£71.1 Billion Tax Bill Hits London as Frozen Thresholds Push Higher-Rate Taxpayers Up

Londoners paid record £71.1bn in income tax in 2023/24 as frozen thresholds pull more workers into higher brackets through 2026 and beyond.

£71.1 Billion Tax Bill Hits London as Frozen Thresholds Push Higher-Rate Taxpayers Up
Key Takeaways
  • Londoners paid a record £71.1 billion in income tax during the 2023/24 fiscal year.
  • Frozen tax thresholds have pushed more workers into higher tax brackets despite rising inflation.
  • Just four London boroughs now generate more tax revenue than the entire nation of Scotland.

(LONDON) — Londoners paid a record £71.1 billion in income tax in 2023/24, up from £63.8 billion a year earlier, as frozen thresholds pulled more workers into paying tax and pushed more of them into higher bands.

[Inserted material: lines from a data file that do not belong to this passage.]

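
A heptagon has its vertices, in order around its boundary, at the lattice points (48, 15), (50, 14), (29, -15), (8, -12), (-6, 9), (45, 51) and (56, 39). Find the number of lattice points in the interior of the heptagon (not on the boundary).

2142

The shoelace formula gives twice the area as |(48·14 − 50·15) + (50·(-15) − 29·14) + (29·(-12) − 8·(-15)) + (8·9 − (-6)·(-12)) + ((-6)·51 − 45·9) + (45·39 − 56·51) + (56·15 − 48·39)| = 4306, so the area is 2153.
Along each edge there are gcd(|Δx|,|Δy|)+1 lattice points, so counting each shared vertex once the boundary has gcd(2,1) + gcd(21,29) + gcd(21,3) + gcd(14,21) + gcd(51,42) + gcd(11,12) + gcd(8,24) = 1+1+3+7+3+1+8 = 24.
By Pick's theorem A = I + B/2 − 1, so I = 2153 − 24/2 + 1 = 2142.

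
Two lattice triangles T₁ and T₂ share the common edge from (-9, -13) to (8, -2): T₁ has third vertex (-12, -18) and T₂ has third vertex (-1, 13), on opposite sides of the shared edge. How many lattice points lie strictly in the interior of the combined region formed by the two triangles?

The union is the simple quadrilateral with vertices (-9, -13), (-12, -18), (8, -2), (-1, 13) in order.
By the shoelace formula, twice the signed area is |((-9)·(-18) − (-12)·(-13)) + ((-12)·(-2) − 8·(-18)) + (8·13 − (-1)·(-2)) + ((-1)·(-13) − (-9)·13)| = 406, so the area is 203.
Along each edge there are gcd(|Δx|,|Δy|)+1 lattice points, so counting each shared vertex once the boundary has gcd(3,5) + gcd(20,16) + gcd(9,15) + gcd(8,26) = 1+4+3+2 = 10.
By Pick's theorem I = A − B/2 + 1 = 203 − 10/2 + 1 = 199.

199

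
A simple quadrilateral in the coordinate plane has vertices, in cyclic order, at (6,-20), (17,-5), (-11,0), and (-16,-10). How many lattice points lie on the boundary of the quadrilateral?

9

Summing gcd(|Δx|,|Δy|) over the edges gives the boundary count: gcd(11,15) + gcd(28,5) + gcd(5,10) + gcd(22,10) = 1+1+5+2 = 9.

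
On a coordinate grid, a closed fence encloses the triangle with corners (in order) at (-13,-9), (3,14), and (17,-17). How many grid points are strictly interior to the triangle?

By the shoelace formula, twice the signed area is |[(-13)·14 − 3·(-9)] + [3·(-17) − 17·14] + [17·(-9) − (-13)·(-17)]| = 818, so the area is 409.
Summing gcd(|Δx|,|Δy|) over the edges gives the boundary count: gcd(16,23) + gcd(14,31) + gcd(30,8) = 1+1+2 = 4.
By Pick's theorem A = I + B/2 − 1, so I = 409 − 4/2 + 1 = 408.

408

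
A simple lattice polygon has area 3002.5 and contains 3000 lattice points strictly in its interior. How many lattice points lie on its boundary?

Pick's theorem gives A = I + B/2 − 1, so B = 2(A − I + 1) = 2(3002.5 − 3000 + 1) = 7.

7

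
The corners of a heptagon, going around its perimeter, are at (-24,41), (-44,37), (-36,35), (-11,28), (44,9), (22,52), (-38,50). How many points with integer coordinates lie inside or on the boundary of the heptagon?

By the shoelace formula, twice the signed area is |((-24)·37 − (-44)·41) + ((-44)·35 − (-36)·37) + ((-36)·28 − (-11)·35) + ((-11)·9 − 44·28) + (44·52 − 22·9) + (22·50 − (-38)·52) + ((-38)·41 − (-24)·50)| = 3562, so the area is 1781.
Summing gcd(|Δx|,|Δy|) over the edges gives the boundary count: gcd(20,4) + gcd(8,2) + gcd(25,7) + gcd(55,19) + gcd(22,43) + gcd(60,2) + gcd(14,9) = 4+2+1+1+1+2+1 = 12.
Pick's theorem gives I = A − B/2 + 1 = 1781 − 12/2 + 1 = 1776, so the closed region contains I + B = 1776 + 12 = 1788 lattice points.

1788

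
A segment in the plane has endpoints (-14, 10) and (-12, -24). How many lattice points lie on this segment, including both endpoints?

The number of lattice points on a segment between lattice points is gcd(|Δx|,|Δy|) + 1 = gcd(2,34) + 1 = 2 + 1 = 3.

3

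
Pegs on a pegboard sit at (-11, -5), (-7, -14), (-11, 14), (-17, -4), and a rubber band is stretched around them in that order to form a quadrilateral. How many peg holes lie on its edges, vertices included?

Along each edge there are gcd(|Δx|,|Δy|)+1 lattice points, so counting each shared vertex once the boundary has gcd(4,9) + gcd(4,28) + gcd(6,18) + gcd(6,1) = 1+4+6+1 = 12.

12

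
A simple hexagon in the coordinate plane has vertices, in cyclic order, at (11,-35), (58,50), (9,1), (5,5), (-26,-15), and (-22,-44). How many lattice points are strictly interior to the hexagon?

By the shoelace formula, twice the signed area is |(11·50 − 58·(-35)) + (58·1 − 9·50) + (9·5 − 5·1) + (5·(-15) − (-26)·5) + ((-26)·(-44) − (-22)·(-15)) + ((-22)·(-35) − 11·(-44))| = 4351, so the area is 4351/2.
The number of boundary lattice points is Σ gcd(|Δx|,|Δy|) = gcd(47,85) + gcd(49,49) + gcd(4,4) + gcd(31,20) + gcd(4,29) + gcd(33,9) = 1+49+4+1+1+3 = 59.
By Pick's theorem A = I + B/2 − 1, so I = 4351/2 − 59/2 + 1 = 2147.

2147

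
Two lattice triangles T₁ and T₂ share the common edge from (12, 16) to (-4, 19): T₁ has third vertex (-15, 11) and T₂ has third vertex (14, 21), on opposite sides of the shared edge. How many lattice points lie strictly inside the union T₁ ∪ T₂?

122

The union is the simple quadrilateral with vertices (12, 16), (-15, 11), (-4, 19), (14, 21) in order.
The shoelace formula gives twice the area as |(12·11 − (-15)·16) + ((-15)·19 − (-4)·11) + ((-4)·21 − 14·19) + (14·16 − 12·21)| = 247, so the area is 247/2.
Along each edge there are gcd(|Δx|,|Δy|)+1 lattice points, so counting each shared vertex once the boundary has gcd(27,5) + gcd(11,8) + gcd(18,2) + gcd(2,5) = 1+1+2+1 = 5.
By Pick's theorem I = A − B/2 + 1 = 247/2 − 5/2 + 1 = 122.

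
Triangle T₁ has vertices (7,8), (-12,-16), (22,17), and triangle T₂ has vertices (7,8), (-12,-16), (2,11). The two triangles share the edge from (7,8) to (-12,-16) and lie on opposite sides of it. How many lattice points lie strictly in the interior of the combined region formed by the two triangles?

181

The union is the simple quadrilateral with vertices (7,8), (22,17), (-12,-16), (2,11) in order.
The shoelace formula gives twice the area as |(7·17 − 22·8) + (22·(-16) − (-12)·17) + ((-12)·11 − 2·(-16)) + (2·8 − 7·11)| = 366, so the area is 183.
Along each edge there are gcd(|Δx|,|Δy|)+1 lattice points, so counting each shared vertex once the boundary has gcd(15,9) + gcd(34,33) + gcd(14,27) + gcd(5,3) = 3+1+1+1 = 6.
By Pick's theorem I = A − B/2 + 1 = 183 − 6/2 + 1 = 181.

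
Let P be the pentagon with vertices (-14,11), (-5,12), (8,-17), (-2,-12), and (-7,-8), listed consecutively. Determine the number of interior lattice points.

252

Using the shoelace formula, 2A = |[(-14)·12 − (-5)·11] + [(-5)·(-17) − 8·12] + [8·(-12) − (-2)·(-17)] + [(-2)·(-8) − (-7)·(-12)] + [(-7)·11 − (-14)·(-8)]| = 511, so the area is 511/2.
The number of boundary lattice points is Σ gcd(|Δx|,|Δy|) = gcd(9,1) + gcd(13,29) + gcd(10,5) + gcd(5,4) + gcd(7,19) = 1+1+5+1+1 = 9.
Pick's theorem gives I = A − B/2 + 1 = 511/2 − 9/2 + 1 = 252.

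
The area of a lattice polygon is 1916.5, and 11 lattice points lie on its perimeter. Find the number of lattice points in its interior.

1912

Pick's theorem A = I + B/2 − 1 rearranges to I = A − B/2 + 1 = 1916.5 − 11/2 + 1 = 1912.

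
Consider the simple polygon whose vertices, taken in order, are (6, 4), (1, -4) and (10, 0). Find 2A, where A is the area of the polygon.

52

Using the shoelace formula, 2A = |(6·(-4) − 1·4) + (1·0 − 10·(-4)) + (10·4 − 6·0)| = 52, so the area is 26.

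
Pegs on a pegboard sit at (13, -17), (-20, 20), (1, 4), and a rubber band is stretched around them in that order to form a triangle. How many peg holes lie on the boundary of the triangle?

5

The number of boundary lattice points is Σ gcd(|Δx|,|Δy|) = gcd(33,37) + gcd(21,16) + gcd(12,21) = 1+1+3 = 5.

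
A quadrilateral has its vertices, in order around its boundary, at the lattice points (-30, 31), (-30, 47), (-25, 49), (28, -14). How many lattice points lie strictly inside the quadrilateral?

666

Using the shoelace formula, 2A = |[(-30)·47 − (-30)·31] + [(-30)·49 − (-25)·47] + [(-25)·(-14) − 28·49] + [28·31 − (-30)·(-14)]| = 1349, so the area is 674.5.
Summing gcd(|Δx|,|Δy|) over the edges gives the boundary count: gcd(0,16) + gcd(5,2) + gcd(53,63) + gcd(58,45) = 16+1+1+1 = 19.
Pick's theorem gives I = A − B/2 + 1 = 674.5 − 19/2 + 1 = 666.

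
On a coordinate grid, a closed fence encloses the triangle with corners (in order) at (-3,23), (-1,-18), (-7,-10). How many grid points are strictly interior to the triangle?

114

Using the shoelace formula, 2A = |[(-3)·(-18) − (-1)·23] + [(-1)·(-10) − (-7)·(-18)] + [(-7)·23 − (-3)·(-10)]| = 230, so the area is 115.
Along each edge there are gcd(|Δx|,|Δy|)+1 lattice points, so counting each shared vertex once the boundary has gcd(2,41) + gcd(6,8) + gcd(4,33) = 1+2+1 = 4.
By Pick's theorem A = I + B/2 − 1, so I = 115 − 4/2 + 1 = 114.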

The rise reflects a long-running threshold freeze that has left the personal allowance at £12,570 since 2021/22 and the higher-rate threshold at £50,271 over the same period. As pay rises track inflation, more earnings fall into taxable bands without any formal increase in tax rates, a mechanism widely described as a “stealth tax”.

£71.1 Billion Tax Bill Hits London as Frozen Thresholds Push Higher-Rate Taxpayers Up
£71.1 Billion Tax Bill Hits London as Frozen Thresholds Push Higher-Rate Taxpayers Up

London’s taxpayer base also grew. The number of income taxpayers in the capital rose from 4.57 million in 2022/23 to 4.82 million in 2023/24, and has now moved above 5 million.

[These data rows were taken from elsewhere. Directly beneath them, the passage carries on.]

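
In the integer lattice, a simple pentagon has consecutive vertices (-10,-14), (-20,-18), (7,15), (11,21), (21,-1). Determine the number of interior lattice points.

By the shoelace formula, twice the signed area is |((-10)·(-18) − (-20)·(-14)) + ((-20)·15 − 7·(-18)) + (7·21 − 11·15) + (11·(-1) − 21·21) + (21·(-14) − (-10)·(-1))| = 1048, so the area is 524.
Summing gcd(|Δx|,|Δy|) over the edges gives the boundary count: gcd(10,4) + gcd(27,33) + gcd(4,6) + gcd(10,22) + gcd(31,13) = 2+3+2+2+1 = 10.
By Pick's theorem A = I + B/2 − 1, so I = 524 − 10/2 + 1 = 520.

520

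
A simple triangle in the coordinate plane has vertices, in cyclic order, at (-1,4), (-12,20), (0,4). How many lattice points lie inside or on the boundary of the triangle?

12

The shoelace formula gives twice the area as |[(-1)·20 − (-12)·4] + [(-12)·4 − 0·20] + [0·4 − (-1)·4]| = 16, so the area is 8.
Summing gcd(|Δx|,|Δy|) over the edges gives the boundary count: gcd(11,16) + gcd(12,16) + gcd(1,0) = 1+4+1 = 6.
Pick's theorem gives I = A − B/2 + 1 = 8 − 6/2 + 1 = 6, so the closed region contains I + B = 6 + 6 = 12 lattice points.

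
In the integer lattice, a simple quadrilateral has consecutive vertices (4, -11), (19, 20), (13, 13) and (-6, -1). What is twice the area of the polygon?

411

Using the shoelace formula, 2A = |(4·20 − 19·(-11)) + (19·13 − 13·20) + (13·(-1) − (-6)·13) + ((-6)·(-11) − 4·(-1))| = 411, so the area is 411/2.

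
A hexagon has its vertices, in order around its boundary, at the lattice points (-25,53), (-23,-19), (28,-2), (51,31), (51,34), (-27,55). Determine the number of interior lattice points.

3518

By the shoelace formula, twice the signed area is |[(-25)·(-19) − (-23)·53] + [(-23)·(-2) − 28·(-19)] + [28·31 − 51·(-2)] + [51·34 − 51·31] + [51·55 − (-27)·34] + [(-27)·53 − (-25)·55]| = 7062, so the area is 3531.
Summing gcd(|Δx|,|Δy|) over the edges gives the boundary count: gcd(2,72) + gcd(51,17) + gcd(23,33) + gcd(0,3) + gcd(78,21) + gcd(2,2) = 2+17+1+3+3+2 = 28.
Pick's theorem gives I = A − B/2 + 1 = 3531 − 28/2 + 1 = 3518.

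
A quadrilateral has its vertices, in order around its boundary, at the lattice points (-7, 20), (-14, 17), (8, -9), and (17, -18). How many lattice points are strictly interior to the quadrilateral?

The shoelace formula gives twice the area as |((-7)·17 − (-14)·20) + ((-14)·(-9) − 8·17) + (8·(-18) − 17·(-9)) + (17·20 − (-7)·(-18))| = 374, so the area is 187.
Along each edge there are gcd(|Δx|,|Δy|)+1 lattice points, so counting each shared vertex once the boundary has gcd(7,3) + gcd(22,26) + gcd(9,9) + gcd(24,38) = 1+2+9+2 = 14.
By Pick's theorem A = I + B/2 − 1, so I = 187 − 14/2 + 1 = 181.

181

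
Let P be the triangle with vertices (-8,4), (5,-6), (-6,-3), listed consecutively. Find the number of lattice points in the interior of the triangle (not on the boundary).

35

Using the shoelace formula, 2A = |((-8)·(-6) − 5·4) + (5·(-3) − (-6)·(-6)) + ((-6)·4 − (-8)·(-3))| = 71, so the area is 71/2.
Along each edge there are gcd(|Δx|,|Δy|)+1 lattice points, so counting each shared vertex once the boundary has gcd(13,10) + gcd(11,3) + gcd(2,7) = 1+1+1 = 3.
By Pick's theorem A = I + B/2 − 1, so I = 71/2 − 3/2 + 1 = 35.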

Rishi Sunak introduced the initial freeze in 2022/23 when he was chancellor. Rachel Reeves later extended it by three years to April 2031 in her previous Budget, locking in a policy that raises revenue as wages rise while thresholds stand still.

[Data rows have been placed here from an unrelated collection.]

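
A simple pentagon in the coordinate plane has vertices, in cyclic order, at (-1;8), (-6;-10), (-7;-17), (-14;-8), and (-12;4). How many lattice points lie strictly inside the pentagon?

166

The shoelace formula gives twice the area as |[(-1)·(-10) − (-6)·8] + [(-6)·(-17) − (-7)·(-10)] + [(-7)·(-8) − (-14)·(-17)] + [(-14)·4 − (-12)·(-8)] + [(-12)·8 − (-1)·4]| = 336, so the area is 168.
The number of boundary lattice points is Σ gcd(|Δx|,|Δy|) = gcd(5,18) + gcd(1,7) + gcd(7,9) + gcd(2,12) + gcd(11,4) = 1+1+1+2+1 = 6.
Pick's theorem gives I = A − B/2 + 1 = 168 − 6/2 + 1 = 166.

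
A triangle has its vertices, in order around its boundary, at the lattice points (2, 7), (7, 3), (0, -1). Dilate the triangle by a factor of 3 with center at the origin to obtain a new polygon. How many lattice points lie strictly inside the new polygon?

211

Using the shoelace formula, 2A = |(2·3 − 7·7) + (7·(-1) − 0·3) + (0·7 − 2·(-1))| = 48, so the area is 24.
Along each edge there are gcd(|Δx|,|Δy|)+1 lattice points, so counting each shared vertex once the boundary has gcd(5,4) + gcd(7,4) + gcd(2,8) = 1+1+2 = 4.
Scaling by 3 multiplies the area by 3² = 9 (so the new area is 216) and multiplies the boundary lattice-point count by 3, giving 12.
By Pick's theorem, the interior count of the dilated polygon is 216 − 12/2 + 1 = 211.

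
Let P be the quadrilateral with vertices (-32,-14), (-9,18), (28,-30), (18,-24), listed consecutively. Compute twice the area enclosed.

The shoelace formula gives twice the area as |((-32)·18 − (-9)·(-14)) + ((-9)·(-30) − 28·18) + (28·(-24) − 18·(-30)) + (18·(-14) − (-32)·(-24))| = 2088, so the area is 1044.

2088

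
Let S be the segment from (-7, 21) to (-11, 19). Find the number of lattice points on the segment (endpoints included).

3

The number of lattice points on a segment between lattice points is gcd(|Δx|,|Δy|) + 1 = gcd(4,2) + 1 = 2 + 1 = 3.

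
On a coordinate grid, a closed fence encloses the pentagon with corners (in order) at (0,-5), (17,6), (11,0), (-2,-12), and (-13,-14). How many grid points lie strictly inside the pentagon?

84

By the shoelace formula, twice the signed area is |(0·6 − 17·(-5)) + (17·0 − 11·6) + (11·(-12) − (-2)·0) + ((-2)·(-14) − (-13)·(-12)) + ((-13)·(-5) − 0·(-14))| = 176, so the area is 88.
Along each edge there are gcd(|Δx|,|Δy|)+1 lattice points, so counting each shared vertex once the boundary has gcd(17,11) + gcd(6,6) + gcd(13,12) + gcd(11,2) + gcd(13,9) = 1+6+1+1+1 = 10.
By Pick's theorem A = I + B/2 − 1, so I = 88 − 10/2 + 1 = 84.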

That effect is visible well beyond London. Nationally, the number of higher-rate taxpayers reached 5.8 million in 2023/24, up 654,000 from the previous year, or 13%. The number of basic-rate taxpayers climbed to 29.4 million, up 1.15 million, while additional-rate taxpayers, those earning over £125,140, jumped 57% to 893,000.

The Treasury effect is clear in London’s borough-level figures. Kensington and Chelsea generated £5.48 billion in income tax, Westminster £4.94 billion, Camden £4.73 billion and Wandsworth £4.7 billion. Together, those four boroughs accounted for £19.8 billion.

That sum alone exceeded Scotland’s total income tax take of £18.5 billion. Across the wider South East and commuter belt, annual contributions reached nearly £50 billion.

The concentration of receipts in London and its surrounding region sits alongside a separate dispute over who keeps the money once it is raised. Less than £1 in every £10 of London taxes stays locally, compared with New York, where the mayor retains $5 in every $10 raised.

The Centre for London described that gap as “neither sustainable nor acceptable.” The comparison has sharpened a familiar argument in British fiscal policy: taxes are collected heavily in the capital, while spending control remains concentrated in central government.

National tax distribution figures show how much of the burden now falls on higher earners. Higher-rate taxpayers contributed 32% of total income tax revenue in 2023/24. Additional-rate taxpayers contributed 37.7%, despite making up just 2.4% of taxpayers, while basic-rate taxpayers accounted for 29.9%.

The top 1% paid 30% of all income tax, the highest share in 20 years. Separate data for 2015-16 showed people with incomes above £1 million paid an average effective tax rate of 35%, though one-quarter paid under 30% because of capital gains treatment.

Those figures help explain why frozen thresholds have become such a potent revenue tool. The government can increase receipts without changing headline rates, because wage growth alone draws more people into the tax system and moves more existing taxpayers into higher-rate bands.

Official forecasts point to that process continuing through the end of the decade. Extending the threshold freeze is projected to bring 700,000 more people into income tax by 2030/31 than would have paid it if thresholds had risen with inflation.

The same forecast puts the extra revenue from the freeze at £3.1 billion in 2028/29 and £11.6 billion in 2030/31. Those gains arrive without an announced rise in the basic, higher or additional rates.

For policymakers, the appeal is straightforward: threshold freezes raise large sums quietly. For households, the effect is less abstract. More earnings fall above the tax-free allowance, more workers become higher-rate taxpayers, and inflation-linked pay increases do less to improve living standards after tax.

London captures that tension in concentrated form. The capital produces an outsized share of the country’s income tax receipts, its highest-earning boroughs generate more than entire nations within the UK, and the share retained locally remains small. With frozen thresholds still in place through 2031, the pressure on higher-rate taxpayers and the debate over where tax is raised and where it is spent are set to continue.